To be honest, it took a little reprimanding from one resident, Anna Kirkey, to help me to see how important connecting can be. On the day after my mother passed, Anna asked me how everything was. For some reason, I chose to not mention my mother, and instead focused on the musical act who was entertaining that day, and said “Things are great, don’t you love this music?” She looked at me sternly and said “I’m gonna ask you again. How is everything?”. I decided to come clean and said to her, “My mother passed yesterday”. Anna replied, “I know, I wondered if you were gonna tell me.”

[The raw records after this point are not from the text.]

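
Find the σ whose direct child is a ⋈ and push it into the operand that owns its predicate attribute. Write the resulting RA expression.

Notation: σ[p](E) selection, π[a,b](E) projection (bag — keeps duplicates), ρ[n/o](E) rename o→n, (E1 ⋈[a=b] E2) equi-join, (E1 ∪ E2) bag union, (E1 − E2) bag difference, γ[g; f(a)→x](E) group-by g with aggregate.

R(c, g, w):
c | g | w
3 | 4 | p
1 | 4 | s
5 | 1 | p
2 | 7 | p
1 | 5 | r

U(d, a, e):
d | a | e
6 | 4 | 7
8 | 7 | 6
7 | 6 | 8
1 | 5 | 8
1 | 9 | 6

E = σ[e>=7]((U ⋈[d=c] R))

σ filters on e, owned by the left side.
E' = (σ[e>=7](U) ⋈[d=c] R)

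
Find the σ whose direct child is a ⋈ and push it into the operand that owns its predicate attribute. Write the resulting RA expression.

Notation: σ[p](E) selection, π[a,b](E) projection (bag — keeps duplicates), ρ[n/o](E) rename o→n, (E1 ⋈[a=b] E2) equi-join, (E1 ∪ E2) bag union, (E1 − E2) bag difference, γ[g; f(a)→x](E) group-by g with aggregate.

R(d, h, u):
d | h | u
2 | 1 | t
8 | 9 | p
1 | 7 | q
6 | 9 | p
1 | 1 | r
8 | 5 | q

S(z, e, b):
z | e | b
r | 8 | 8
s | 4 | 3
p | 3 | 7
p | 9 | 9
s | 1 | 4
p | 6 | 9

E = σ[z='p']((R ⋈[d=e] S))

σ filters on z, owned by the right side.
E' = (R ⋈[d=e] σ[z='p'](S))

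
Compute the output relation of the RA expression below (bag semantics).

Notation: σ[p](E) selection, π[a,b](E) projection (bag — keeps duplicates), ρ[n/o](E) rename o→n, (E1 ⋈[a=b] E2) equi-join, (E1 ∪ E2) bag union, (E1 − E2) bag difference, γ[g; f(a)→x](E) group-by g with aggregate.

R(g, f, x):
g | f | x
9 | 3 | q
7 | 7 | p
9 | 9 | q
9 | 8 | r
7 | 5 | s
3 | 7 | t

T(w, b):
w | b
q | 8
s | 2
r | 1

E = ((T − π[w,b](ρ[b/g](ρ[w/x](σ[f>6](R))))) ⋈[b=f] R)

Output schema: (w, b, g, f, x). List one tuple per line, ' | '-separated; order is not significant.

Subexpression sizes:
  T → 3
  R → 6
  σ[f>6](R) → 4
  ρ[w/x](σ[f>6](R)) → 4
  ρ[b/g](ρ[w/x](σ[f>6](R))) → 4
  π[w,b](ρ[b/g](ρ[w/x](σ[f>6](R)))) → 4
  (T − π[w,b](ρ[b/g](ρ[w/x](σ[f>6](R))))) → 3
  R → 6
  ((T − π[w,b](ρ[b/g](ρ[w/x](σ[f>6](R))))) ⋈[b=f] R) → 1

== RESULT ==
w | b | g | f | x
q | 8 | 9 | 8 | r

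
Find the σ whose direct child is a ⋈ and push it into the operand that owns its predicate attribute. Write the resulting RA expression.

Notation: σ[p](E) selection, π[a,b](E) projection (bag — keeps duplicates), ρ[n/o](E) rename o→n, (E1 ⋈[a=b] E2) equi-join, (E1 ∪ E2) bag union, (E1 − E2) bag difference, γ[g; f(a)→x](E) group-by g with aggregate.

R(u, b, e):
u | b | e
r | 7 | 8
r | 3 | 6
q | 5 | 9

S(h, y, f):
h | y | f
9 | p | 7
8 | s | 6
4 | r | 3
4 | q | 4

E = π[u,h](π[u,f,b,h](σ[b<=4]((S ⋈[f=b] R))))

σ filters on b, owned by the right side.
E' = π[u,h](π[u,f,b,h]((S ⋈[f=b] σ[b<=4](R))))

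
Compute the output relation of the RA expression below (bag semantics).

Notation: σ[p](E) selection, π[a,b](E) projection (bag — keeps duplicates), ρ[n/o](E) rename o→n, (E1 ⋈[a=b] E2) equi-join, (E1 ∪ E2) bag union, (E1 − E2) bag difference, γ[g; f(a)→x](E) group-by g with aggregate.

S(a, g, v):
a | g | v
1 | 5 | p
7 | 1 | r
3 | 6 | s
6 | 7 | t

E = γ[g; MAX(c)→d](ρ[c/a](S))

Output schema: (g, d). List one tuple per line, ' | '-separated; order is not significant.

Per-node cardinality:
  S → 4
  ρ[c/a](S) → 4
  γ[g; MAX(c)→d](ρ[c/a](S)) → 4

== RESULT ==
g | d
1 | 7
5 | 1
6 | 3
7 | 6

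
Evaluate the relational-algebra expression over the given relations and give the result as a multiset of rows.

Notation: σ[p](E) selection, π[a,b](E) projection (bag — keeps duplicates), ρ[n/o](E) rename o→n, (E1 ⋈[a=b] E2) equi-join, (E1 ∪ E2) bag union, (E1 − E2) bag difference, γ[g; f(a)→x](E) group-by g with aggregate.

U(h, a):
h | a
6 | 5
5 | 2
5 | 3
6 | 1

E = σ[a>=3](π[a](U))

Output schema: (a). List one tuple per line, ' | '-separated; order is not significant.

Row counts bottom-up:
  U → 4
  π[a](U) → 4
  σ[a>=3](π[a](U)) → 2

== RESULT ==
a
3
5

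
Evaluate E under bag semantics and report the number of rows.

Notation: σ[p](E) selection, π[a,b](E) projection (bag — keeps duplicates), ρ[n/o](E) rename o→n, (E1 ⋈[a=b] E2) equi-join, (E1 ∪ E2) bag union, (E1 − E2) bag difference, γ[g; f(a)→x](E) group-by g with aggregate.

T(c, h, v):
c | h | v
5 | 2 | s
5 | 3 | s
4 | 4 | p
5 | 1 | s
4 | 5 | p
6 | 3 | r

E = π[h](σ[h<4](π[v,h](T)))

Row counts bottom-up:
  T → 6
  π[v,h](T) → 6
  σ[h<4](π[v,h](T)) → 4
  π[h](σ[h<4](π[v,h](T))) → 4

|E| = 4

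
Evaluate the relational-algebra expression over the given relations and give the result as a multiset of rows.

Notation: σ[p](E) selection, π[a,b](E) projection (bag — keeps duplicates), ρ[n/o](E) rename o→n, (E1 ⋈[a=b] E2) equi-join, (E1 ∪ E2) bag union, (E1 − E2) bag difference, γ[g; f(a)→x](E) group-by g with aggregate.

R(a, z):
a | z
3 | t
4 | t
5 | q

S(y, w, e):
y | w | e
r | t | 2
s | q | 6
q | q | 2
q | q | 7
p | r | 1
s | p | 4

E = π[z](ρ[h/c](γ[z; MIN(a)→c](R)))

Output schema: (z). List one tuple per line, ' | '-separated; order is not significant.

Stepwise |·|:
  R → 3
  γ[z; MIN(a)→c](R) → 2
  ρ[h/c](γ[z; MIN(a)→c](R)) → 2
  π[z](ρ[h/c](γ[z; MIN(a)→c](R))) → 2

== RESULT ==
z
q
t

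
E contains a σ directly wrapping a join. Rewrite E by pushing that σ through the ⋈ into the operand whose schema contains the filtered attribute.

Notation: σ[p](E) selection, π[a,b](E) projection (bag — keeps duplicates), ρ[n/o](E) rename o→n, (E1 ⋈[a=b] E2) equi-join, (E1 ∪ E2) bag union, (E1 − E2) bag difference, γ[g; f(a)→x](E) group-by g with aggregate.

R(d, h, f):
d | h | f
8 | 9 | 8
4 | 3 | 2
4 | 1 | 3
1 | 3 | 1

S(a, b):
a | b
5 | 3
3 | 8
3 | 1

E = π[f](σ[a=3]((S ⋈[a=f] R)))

σ filters on a, owned by the left side.
E' = π[f]((σ[a=3](S) ⋈[a=f] R))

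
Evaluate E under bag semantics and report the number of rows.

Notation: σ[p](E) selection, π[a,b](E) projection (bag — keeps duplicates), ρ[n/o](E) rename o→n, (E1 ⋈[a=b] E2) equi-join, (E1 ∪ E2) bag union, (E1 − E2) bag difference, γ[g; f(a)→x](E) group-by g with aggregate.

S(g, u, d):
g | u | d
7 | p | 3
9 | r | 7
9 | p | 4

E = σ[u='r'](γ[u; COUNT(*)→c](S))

Per-node cardinality:
  S → 3
  γ[u; COUNT(*)→c](S) → 2
  σ[u='r'](γ[u; COUNT(*)→c](S)) → 1

|E| = 1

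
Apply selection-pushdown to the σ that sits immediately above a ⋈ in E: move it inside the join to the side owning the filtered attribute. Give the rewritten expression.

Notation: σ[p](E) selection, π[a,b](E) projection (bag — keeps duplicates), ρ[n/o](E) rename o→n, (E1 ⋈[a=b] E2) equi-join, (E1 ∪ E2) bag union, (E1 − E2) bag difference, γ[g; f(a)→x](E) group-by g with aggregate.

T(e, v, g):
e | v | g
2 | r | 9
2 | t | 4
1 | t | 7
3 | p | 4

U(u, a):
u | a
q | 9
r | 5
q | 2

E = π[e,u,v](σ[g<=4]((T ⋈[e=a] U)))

σ filters on g, owned by the left side.
E' = π[e,u,v]((σ[g<=4](T) ⋈[e=a] U))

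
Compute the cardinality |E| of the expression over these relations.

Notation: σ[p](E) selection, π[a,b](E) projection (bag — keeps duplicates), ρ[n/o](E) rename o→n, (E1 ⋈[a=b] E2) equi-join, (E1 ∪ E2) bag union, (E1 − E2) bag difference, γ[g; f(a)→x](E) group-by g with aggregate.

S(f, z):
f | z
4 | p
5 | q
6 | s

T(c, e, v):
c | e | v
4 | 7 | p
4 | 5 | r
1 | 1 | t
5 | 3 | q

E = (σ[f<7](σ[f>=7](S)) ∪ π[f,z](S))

Subexpression sizes:
  S → 3
  σ[f>=7](S) → 0
  σ[f<7](σ[f>=7](S)) → 0
  S → 3
  π[f,z](S) → 3
  (σ[f<7](σ[f>=7](S)) ∪ π[f,z](S)) → 3

|E| = 3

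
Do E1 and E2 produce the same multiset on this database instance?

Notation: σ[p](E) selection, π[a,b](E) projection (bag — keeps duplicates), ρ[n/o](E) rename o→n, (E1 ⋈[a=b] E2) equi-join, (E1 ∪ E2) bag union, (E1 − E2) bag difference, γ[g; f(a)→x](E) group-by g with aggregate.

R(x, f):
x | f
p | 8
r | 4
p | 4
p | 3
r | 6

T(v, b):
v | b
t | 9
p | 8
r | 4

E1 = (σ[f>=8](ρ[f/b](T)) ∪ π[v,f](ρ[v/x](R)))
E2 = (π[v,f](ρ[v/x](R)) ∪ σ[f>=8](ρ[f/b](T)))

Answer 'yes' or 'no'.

E1 row counts bottom-up:
  T → 3
  ρ[f/b](T) → 3
  σ[f>=8](ρ[f/b](T)) → 2
  R → 5
  ρ[v/x](R) → 5
  π[v,f](ρ[v/x](R)) → 5
  (σ[f>=8](ρ[f/b](T)) ∪ π[v,f](ρ[v/x](R))) → 7
E2 row counts bottom-up:
  R → 5
  ρ[v/x](R) → 5
  π[v,f](ρ[v/x](R)) → 5
  T → 3
  ρ[f/b](T) → 3
  σ[f>=8](ρ[f/b](T)) → 2
  (π[v,f](ρ[v/x](R)) ∪ σ[f>=8](ρ[f/b](T))) → 7

E1 and E2 produce the same multiset:
v | f
p | 3
p | 4
p | 8
p | 8
r | 4
r | 6
t | 9

yes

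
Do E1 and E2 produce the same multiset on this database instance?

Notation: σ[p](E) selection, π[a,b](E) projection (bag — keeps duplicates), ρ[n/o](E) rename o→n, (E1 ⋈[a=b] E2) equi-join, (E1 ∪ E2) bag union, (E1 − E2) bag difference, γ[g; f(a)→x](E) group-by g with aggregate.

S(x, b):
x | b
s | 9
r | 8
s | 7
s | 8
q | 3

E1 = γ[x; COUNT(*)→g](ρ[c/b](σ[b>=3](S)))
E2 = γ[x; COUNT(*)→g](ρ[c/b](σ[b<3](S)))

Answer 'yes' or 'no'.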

Jeez, did I think she needed to be shielded? Did I think she wouldn’t care? Or remember? Or……what?? I do not have a reasonable answer. I’m the person who always advocates forthcoming communication, yet here I was, thinking , oh, I don’t know, that she might not notice???
Now this old dog, who’s been writing and training and researching all this valuable information about the elder developmental stage of life, as well as the how’s and why’s respecting and honoring ALL stages is vital, is learning some new things about what that really means.
One of the things it means is that connecting with elders is a two way street. Had I gotten out of touch with this realization?
The engagement, participation and appreciation from these friends was so real, so honest, so heartwarming, I don’t think I’ll ever forget each of their personal sentiments. Anna thanked us with sincerity that was palpable, Les shed a tear as he talked about how much Fern meant to him. We all enjoyed the stories, the songs, the love.
My sisters and I were all exhausted by this point, as this was a few weeks after her first service at the funeral home. But that day we were filled with more love in our hearts than probably anyone else on planet earth!
Please, don’t make the same initial mistake I made with Anna, by thinking that including elders in all life has to offer isn’t a good idea. In this case, inclusion turned out to be better than just a good idea. It was profoundly expansive!